Some have called it one of the most remarkable documents ever written. More than 200 years ago, on Sept. 17, 1787, the U.S. Constitution was signed and remains the foundation of the world’s most successful democracy. Our Constitution espouses the principles on which the country was founded: commitment to the rule of law, government with divided sovereignty, and the ideals of liberty, equality and justice. They also had a practical vision: they hoped to create a government that would protect citizens from greed and corruption. Constitution Day was celebrated by Plymouth State University Thursday, Sept. 17, with historian Woden Teachout speaking about some of the struggles that have shaped the fascinating history of the Constitution.
|Woden Teachout speaks at Plymouth State University’s Constitution Day Sept. 17|
PSU Associate Professor of History Marcia Schmidt Blaine said it’s very important for students to know the basis for our constitutional rights.
“It’s important for all citizens to understand that the men at the Constitutional Convention were not demigods but individuals who argued, compromised, and created a government that has stood the test of time,” Blaine said.
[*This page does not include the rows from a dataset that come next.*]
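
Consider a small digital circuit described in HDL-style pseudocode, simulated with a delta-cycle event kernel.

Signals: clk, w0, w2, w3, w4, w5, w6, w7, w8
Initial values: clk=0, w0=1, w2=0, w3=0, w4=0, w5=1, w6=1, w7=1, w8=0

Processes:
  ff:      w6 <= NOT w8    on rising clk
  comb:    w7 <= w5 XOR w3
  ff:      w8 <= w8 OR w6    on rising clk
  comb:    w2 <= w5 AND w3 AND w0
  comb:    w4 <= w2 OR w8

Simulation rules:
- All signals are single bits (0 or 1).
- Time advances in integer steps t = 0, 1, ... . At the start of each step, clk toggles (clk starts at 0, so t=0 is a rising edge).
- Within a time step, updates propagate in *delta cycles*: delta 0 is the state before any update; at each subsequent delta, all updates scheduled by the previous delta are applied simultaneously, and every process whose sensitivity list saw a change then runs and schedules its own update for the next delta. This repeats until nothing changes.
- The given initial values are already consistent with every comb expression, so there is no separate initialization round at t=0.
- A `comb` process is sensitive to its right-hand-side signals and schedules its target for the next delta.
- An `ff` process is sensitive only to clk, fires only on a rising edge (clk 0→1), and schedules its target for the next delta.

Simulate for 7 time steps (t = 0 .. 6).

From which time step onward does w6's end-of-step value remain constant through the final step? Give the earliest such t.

2

t0.Δ0 w8=0 w2=0 w7=1 w6=1 w4=0 w5=1 clk=0 w3=0 w0=1
t0.Δ1 w8=0 w2=0 w7=1 w6=1 w4=0 w5=1 clk=1 w3=0 w0=1
t0.Δ2 w8=1 w2=0 w7=1 w6=1 w4=0 w5=1 clk=1 w3=0 w0=1
t0.Δ3 w8=1 w2=0 w7=1 w6=1 w4=1 w5=1 clk=1 w3=0 w0=1
t1.Δ0 w8=1 w2=0 w7=1 w6=1 w4=1 w5=1 clk=1 w3=0 w0=1
t1.Δ1 w8=1 w2=0 w7=1 w6=1 w4=1 w5=1 clk=0 w3=0 w0=1
t2.Δ0 w8=1 w2=0 w7=1 w6=1 w4=1 w5=1 clk=0 w3=0 w0=1
t2.Δ1 w8=1 w2=0 w7=1 w6=1 w4=1 w5=1 clk=1 w3=0 w0=1
t2.Δ2 w8=1 w2=0 w7=1 w6=0 w4=1 w5=1 clk=1 w3=0 w0=1
t3.Δ0 w8=1 w2=0 w7=1 w6=0 w4=1 w5=1 clk=1 w3=0 w0=1
t3.Δ1 w8=1 w2=0 w7=1 w6=0 w4=1 w5=1 clk=0 w3=0 w0=1
t4.Δ0 w8=1 w2=0 w7=1 w6=0 w4=1 w5=1 clk=0 w3=0 w0=1
t4.Δ1 w8=1 w2=0 w7=1 w6=0 w4=1 w5=1 clk=1 w3=0 w0=1
t5.Δ0 w8=1 w2=0 w7=1 w6=0 w4=1 w5=1 clk=1 w3=0 w0=1
t5.Δ1 w8=1 w2=0 w7=1 w6=0 w4=1 w5=1 clk=0 w3=0 w0=1
t6.Δ0 w8=1 w2=0 w7=1 w6=0 w4=1 w5=1 clk=0 w3=0 w0=1
t6.Δ1 w8=1 w2=0 w7=1 w6=0 w4=1 w5=1 clk=1 w3=0 w0=1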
Teachout, a professor of graduate studies at Union Institute and University, told the crowd at PSU the best way to teach people about the Constitution is to give them examples of how it works.
“Everybody has a sense that it’s important, but they don’t always know why, so hopefully what we can do through Constitution Day is to really begin to articulate why it is important to their lives and what impact it has,” Teachout said. “Much of what we celebrate is the thing that really distinguishes between our country and the freedoms that we protect and those countries that don’t protect those freedoms.”
In addition to Teachout’s presentation, PSU theatre students Brady Lynch and David Brown gave a dramatic reading of the Bill of Rights and the preamble to the Constitution.